Her craft changed her life: How social justice becomes a career for junior Danyelle Butler

With incense and candles lit, soft music playing and the lighting from her diffuser set just so, junior English major Danyelle Butler’s vibe-heavy home is the perfect peaceful offset to the troubling topics she addresses in her two published works.

“I feel like my writing process is a bit odd,” Butler said. “I tend to reference how actors method act.”

Butler’s books deal heavily with the injustice and inaction surrounding police brutality and racial inequity in America. Pairing this heavy topic with her unique methodology, her writing process sits on the knife-edge between painful and rewarding.

“I would say a lot of Black culture stems from pain,” Butler said. “We take deep rooted pain and we make it into joy, make it into something beautiful.”

A powerful dichotomy, exacerbated further when the act of scrolling through comments on Instagram sparked her to put pen to paper.

“People would be like, ‘It's just another man shot’ – Just making really desensitized and insensitive comments,” Butler said. “It made me feel like, ‘What's going on?’”

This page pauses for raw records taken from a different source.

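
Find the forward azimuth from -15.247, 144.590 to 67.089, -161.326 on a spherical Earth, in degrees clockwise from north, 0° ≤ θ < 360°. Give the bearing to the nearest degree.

Δλ = -161.326 − 144.590 = -305.916°; wrapped into (−180°, 180°]: 54.084°.
θ = atan2( sin Δλ · cos φ₂ , cos φ₁ · sin φ₂ − sin φ₁ · cos φ₂ · cos Δλ )
  = atan2(0.31529, 0.94874) = 18.383° → normalised to [0°, 360°): 18.383°.

18°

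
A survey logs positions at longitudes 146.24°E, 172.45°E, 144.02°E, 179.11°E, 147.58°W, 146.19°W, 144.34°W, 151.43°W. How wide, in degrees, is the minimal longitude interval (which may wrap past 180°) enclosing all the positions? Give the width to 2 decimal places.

71.64°

Sort the longitudes: -151.43°, -147.58°, -146.19°, -144.34°, +144.02°, +146.24°, +172.45°, +179.11°.
Eastward gaps between consecutive values (wrapping around): 3.85°, 1.39°, 1.85°, 288.36°, 2.22°, 26.21°, 6.66°, 29.46°.
Largest gap = 288.36° ⇒ minimal covering band is its complement: 360° − 288.36° = 71.64°.
Band runs from +144.02° eastward to -144.34°, crossing the antimeridian.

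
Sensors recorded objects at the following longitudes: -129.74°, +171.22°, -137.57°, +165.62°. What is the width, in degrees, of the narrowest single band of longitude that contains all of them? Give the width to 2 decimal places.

Sort the longitudes: -137.57°, -129.74°, +165.62°, +171.22°.
Eastward gaps between consecutive values (wrapping around): 7.83°, 295.36°, 5.60°, 51.21°.
Largest gap = 295.36° ⇒ minimal covering band is its complement: 360° − 295.36° = 64.64°.
Band runs from +165.62° eastward to -129.74°, crossing the antimeridian.

64.64°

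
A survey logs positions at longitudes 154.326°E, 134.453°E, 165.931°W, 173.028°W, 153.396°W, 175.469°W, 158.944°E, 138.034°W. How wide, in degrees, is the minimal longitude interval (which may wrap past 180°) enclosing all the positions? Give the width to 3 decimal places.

Sort the longitudes: -175.469°, -173.028°, -165.931°, -153.396°, -138.034°, +134.453°, +154.326°, +158.944°.
Eastward gaps between consecutive values (wrapping around): 2.441°, 7.097°, 12.535°, 15.362°, 272.487°, 19.873°, 4.618°, 25.587°.
Largest gap = 272.487° ⇒ minimal covering band is its complement: 360° − 272.487° = 87.513°.
Band runs from +134.453° eastward to -138.034°, crossing the antimeridian.

87.513°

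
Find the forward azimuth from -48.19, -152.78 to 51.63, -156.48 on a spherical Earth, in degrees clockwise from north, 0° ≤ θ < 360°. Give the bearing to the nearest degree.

358°

Δλ = -156.48 − -152.78 = -3.70°.
θ = atan2( sin Δλ · cos φ₂ , cos φ₁ · sin φ₂ − sin φ₁ · cos φ₂ · cos Δλ )
  = atan2(-0.04006, 0.98438) = -2.330° → normalised to [0°, 360°): 357.670°.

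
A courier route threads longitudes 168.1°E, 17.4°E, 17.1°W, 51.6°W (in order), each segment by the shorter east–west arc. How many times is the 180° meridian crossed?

0

Leg 1: +168.1° → +17.4°, shortest Δλ = -150.7° (west) — does not cross 180°.
Leg 2: +17.4° → -17.1°, shortest Δλ = -34.5° (west) — does not cross 180°.
Leg 3: -17.1° → -51.6°, shortest Δλ = -34.5° (west) — does not cross 180°.
Total crossings: 0.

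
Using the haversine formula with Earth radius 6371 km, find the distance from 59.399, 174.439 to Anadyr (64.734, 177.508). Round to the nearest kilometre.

Δλ = 177.508 − 174.439 = 3.069°.
Δφ = 64.734 − 59.399 = 5.335°.
a = sin²(Δφ/2) + cos φ₁ · cos φ₂ · sin²(Δλ/2) = 0.002322.
c = 2·atan2(√a, √(1−a)) = 0.09641 rad → d = 6371·c ≈ 614.21 km.

614 km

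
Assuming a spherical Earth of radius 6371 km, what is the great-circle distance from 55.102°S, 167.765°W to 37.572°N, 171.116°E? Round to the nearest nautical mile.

Δλ = 171.116 − -167.765 = 338.881°; wrapped into (−180°, 180°]: -21.119°.
Δφ = 37.572 − -55.102 = 92.674°.
a = sin²(Δφ/2) + cos φ₁ · cos φ₂ · sin²(Δλ/2) = 0.538555.
c = 2·atan2(√a, √(1−a)) = 1.64798 rad → d = 6371·c ≈ 10499.30 km ≈ 5669.17 nmi.

5669 nmi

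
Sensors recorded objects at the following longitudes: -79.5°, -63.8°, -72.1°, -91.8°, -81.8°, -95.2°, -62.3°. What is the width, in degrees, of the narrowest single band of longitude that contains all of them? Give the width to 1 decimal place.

32.9°

Sort the longitudes: -95.2°, -91.8°, -81.8°, -79.5°, -72.1°, -63.8°, -62.3°.
Eastward gaps between consecutive values (wrapping around): 3.4°, 10.0°, 2.3°, 7.4°, 8.3°, 1.5°, 327.1°.
Largest gap = 327.1° ⇒ minimal covering band is its complement: 360° − 327.1° = 32.9°.
Band runs from -95.2° eastward to -62.3°.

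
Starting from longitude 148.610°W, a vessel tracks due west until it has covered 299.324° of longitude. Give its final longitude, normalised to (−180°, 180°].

Start at -148.610°; shift −299.324° → -447.934°.
-447.934° lies outside (−180°, 180°]; add 360° → -87.934°.

87.934°W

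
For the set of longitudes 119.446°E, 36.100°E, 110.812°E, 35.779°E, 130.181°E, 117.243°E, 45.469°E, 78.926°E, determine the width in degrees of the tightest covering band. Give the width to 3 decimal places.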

Taken aback by the complacency, Butler resolved to craft a story of growth. Interestingly, the series would also serve as a mirror to her own maturation. As she notes, “the first work, I was in high school, and you can really tell I was in high school skill-wise.”

However, Butler made no attempts at hiding this process of long-term development. Instead, she chose to lean in.

“I didn't go back and unwrite it because, as you can see with the two works, my writing gets better. I grow with the character.”

Now more in touch with her artistic self than ever, Butler asserts that Bradley helped her achieve a new level of comfort with her skills. Looking to the future, Butler plans on leveraging this talent and experience at Bradley into placement at a law school, citing her commitment to social justice, tangible change, and her devotion to advocacy.

“To me, law seems like the connective tissue within society,” Butler said. “I feel like I could be making a huge difference in people’s lives no matter what branch of law I choose to adventure down.”